Friday, June 19, 2015

Kyrie eleison


In peace, let us pray to the Lord. Lord, have mercy.
For the peace from above, and for our salvation, let us pray to the Lord.
 Lord, have mercy.
For the peace of the whole world, for the well-being of the Church of God,
and for the unity of all,
 let us pray to the Lord. Lord, have mercy.
For this holy house, and for all who offer here their worship and praise,
 let us pray to the Lord. Lord, have mercy.
Help, save, comfort, and defend us, gracious Lord. Amen.

Since I was old enough to sing I have sung these words, almost every Sunday, for almost 50 years. Today they do not comfort, they make me ill at ease. Today we need the whole of this prayer, in a very real way.           
Two days ago, on June 17, 2015, a group of faithful people gathered for prayer and Bible study were intentionally, violently gunned down—Black pray-ers murdered by a white terrorist; all Americans. I write this on “Juneteenth”, a holiday celebrating freedom of slaves in Texas on June 19, 1865—30 months after President Lincoln issued the Emancipation Proclamation nationally.
I am filled with grief—for the families of the victims, for the community that lives with this horror, for this “gaping wound” (as Jon Stewart noted) that is bleeding us all dry. I am filled with shame—that we are not clever enough to learn from past mistakes, that we are in such deep denial that valuing some lives over others is actually a problem (spiritual, mental, social, psychological, and physical), that the stark difference in the way people are treated by those in authority seems to be acceptable, that silence is the largest response.

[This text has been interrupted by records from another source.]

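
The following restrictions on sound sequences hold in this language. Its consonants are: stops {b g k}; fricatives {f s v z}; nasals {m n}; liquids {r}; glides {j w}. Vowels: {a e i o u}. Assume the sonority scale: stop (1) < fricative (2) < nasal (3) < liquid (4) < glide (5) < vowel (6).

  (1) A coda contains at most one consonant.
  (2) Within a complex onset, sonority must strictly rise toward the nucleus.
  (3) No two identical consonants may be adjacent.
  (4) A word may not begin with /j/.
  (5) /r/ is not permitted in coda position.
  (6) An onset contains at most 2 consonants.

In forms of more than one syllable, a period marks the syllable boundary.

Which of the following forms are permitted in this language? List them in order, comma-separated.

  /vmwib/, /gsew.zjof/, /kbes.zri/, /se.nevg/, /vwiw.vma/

/vmwib/ — violates constraint 6: syllable 1 onset /vmw/ has 3 consonants (> 2) → not permitted
/gsew.zjof/ — σ1 onset /gs/ (1→2 rises), coda /w/ ok; σ2 onset /zj/ (2→5 rises), coda /f/ ok → permitted
/kbes.zri/ — violates constraint 2: syllable 1 onset /kb/: /k/ (stop, 1) → /b/ (stop, 1) does not rise → not permitted
/se.nevg/ — violates constraint 1: syllable 2 coda /vg/ has 2 consonants (> 1) → not permitted
/vwiw.vma/ — σ1 onset /vw/ (2→5 rises), coda /w/ ok; σ2 onset /vm/ (2→3 rises), coda /∅/ ok → permitted

/gsew.zjof/, /vwiw.vma/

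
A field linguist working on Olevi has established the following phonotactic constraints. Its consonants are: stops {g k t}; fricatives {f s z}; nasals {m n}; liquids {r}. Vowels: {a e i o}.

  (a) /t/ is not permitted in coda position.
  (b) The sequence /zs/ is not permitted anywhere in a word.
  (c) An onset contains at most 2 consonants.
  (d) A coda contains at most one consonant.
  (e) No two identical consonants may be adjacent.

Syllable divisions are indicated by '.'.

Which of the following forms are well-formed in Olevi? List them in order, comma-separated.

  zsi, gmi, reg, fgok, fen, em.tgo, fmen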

So today I write, and honestly am a bit surprised I can even put a sentence together. But I know I cannot *only* write my opinion. In order for the peace from above, for which I pray each week, to settle into our reality, I must also act. My opinion must be also conviction, something I believe to be fundamentally true out of which I make choices. And my sentences must have fewer “I”s in them and more “we”, though I don’t like to tell people what to do. Structural racism is a sickness of the whole; it is the sin of the community that suffers from it, not the bad collective luck of certain individuals. WE have to care more. WE have to know our neighbors, and even when we don’t, WE have to understand that community means being in this together, for better or for worse. WE have to put feet on our faith—if our moral conviction comes from the call of God to love and serve neighbor, and to honor ALL creation, and to BE the image of God for others, and to see the face of Christ in those around us, then I, and we, cannot only write. There are conversations to have, and relationships to develop, and congressional letters to write, and picket signs to design, and protests to march, and votes to be cast. And yes, prayers to be prayed; but prayer cannot remain in the silence of our hearts. If prayer does not move us to action, then we are not listening to God’s reply to our prayers.

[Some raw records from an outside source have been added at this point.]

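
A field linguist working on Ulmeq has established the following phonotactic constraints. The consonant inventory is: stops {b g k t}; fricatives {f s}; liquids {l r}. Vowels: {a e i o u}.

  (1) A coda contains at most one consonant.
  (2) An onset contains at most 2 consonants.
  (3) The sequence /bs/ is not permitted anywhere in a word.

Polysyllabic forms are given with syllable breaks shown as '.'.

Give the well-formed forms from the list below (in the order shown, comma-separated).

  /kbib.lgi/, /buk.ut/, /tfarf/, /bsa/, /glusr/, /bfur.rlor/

/kbib.lgi/ — σ1 onset /kb/ (2C), coda /b/ ok; σ2 onset /lg/ (2C), coda /∅/ ok → well-formed
/buk.ut/ — σ1 onset /b/, coda /k/ ok; σ2 onset /∅/, coda /t/ ok → well-formed
/tfarf/ — violates constraint 1: syllable 1 coda /rf/ has 2 consonants (> 1) → ill-formed
/bsa/ — violates constraint 3: contains banned sequence /bs/ → ill-formed
/glusr/ — violates constraint 1: syllable 1 coda /sr/ has 2 consonants (> 1) → ill-formed
/bfur.rlor/ — σ1 onset /bf/ (2C), coda /r/ ok; σ2 onset /rl/ (2C), coda /r/ ok → well-formed

/kbib.lgi/, /buk.ut/, /bfur.rlor/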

I have more opinions, of course—about who has access to guns, and what it means to be church, and why some crimes are framed and treated so differently from others even when they are similar in intent and result, and how our self-centeredness leads us to vote the way we do, which provides gaps in accountability, which makes domestic terrorism a “fluke” and not a problem. But I think we need to put a lot of our politics aside so we can have an honest engagement with the issue(s). Yes, it’s political, and yes, I think religion and politics absolutely mix and shape one another—but we have to listen first, to God, to one another, and to the community.
 I don’t know what my “next step” will be, probably tears. But I am convinced there must be a next step. If I pray the kyrie, I commit to making it real, to doing something for the peace of God, for unity, for the peace of the world, for the people I know and the millions who are beloved by God whom I will never meet.
 
Help, save, comfort, and defend us, gracious Lord.  Indeed.